The volunteer ran over to us, apologizing for butting in on our conversation, and began explaining her 14-year-old’s ongoing social struggles. (And now the academic “laziness” he’s developing, as well.) Long after everyone else departed, and I’d written down a few books and websites to consider reading, this mom gave me her email address in case I thought of anything else.

What were the chances that the exact type of mom I want to help would overhear that conversation with the gifted educator? Her son that’s struggling doesn’t even attend that school; it’s his younger sibling.
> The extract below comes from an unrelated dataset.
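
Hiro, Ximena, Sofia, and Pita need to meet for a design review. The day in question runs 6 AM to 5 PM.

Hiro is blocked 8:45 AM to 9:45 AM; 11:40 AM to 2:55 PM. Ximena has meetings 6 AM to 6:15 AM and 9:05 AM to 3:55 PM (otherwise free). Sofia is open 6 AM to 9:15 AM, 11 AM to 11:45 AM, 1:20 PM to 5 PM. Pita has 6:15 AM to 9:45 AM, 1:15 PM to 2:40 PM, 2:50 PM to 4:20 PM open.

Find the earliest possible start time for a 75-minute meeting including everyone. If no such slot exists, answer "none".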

Ten minutes later, as I sat in my gym’s parking lot, I realized I needed to take a deep breath and compose myself before going inside. There was a pit in my stomach and I could feel tears welling up in my eyes.

This mother’s pain…this boy’s pain…and the ongoing misconceptions and fallacies they keep bumping up against, were “my why.” Why I, and many others, cannot be silent.

It’s for other families I’ve heard about, too. My BFF’s friend whose 10-year-old gifted child has started to engage in self-harm. And kids like 15-year-old Connor Tronerud (RIP), who feel so misunderstood and ostracized that suicide seems like the only escape.

It doesn’t sound like much of a “gift,” does it?

There are so many families who are struggling with this. The roads they travel may never be as easy as others assume; however, they also don’t need to be this difficult to navigate.

It’s time to see giftedness in its entirety. It’s much more than academics and “potential.” It’s about social acceptance and personal meaning, too.

Keeping that in the forefront of my mind makes tackling the myths and misdiagnoses worth it.

As I realize, over and over again, it’s my why.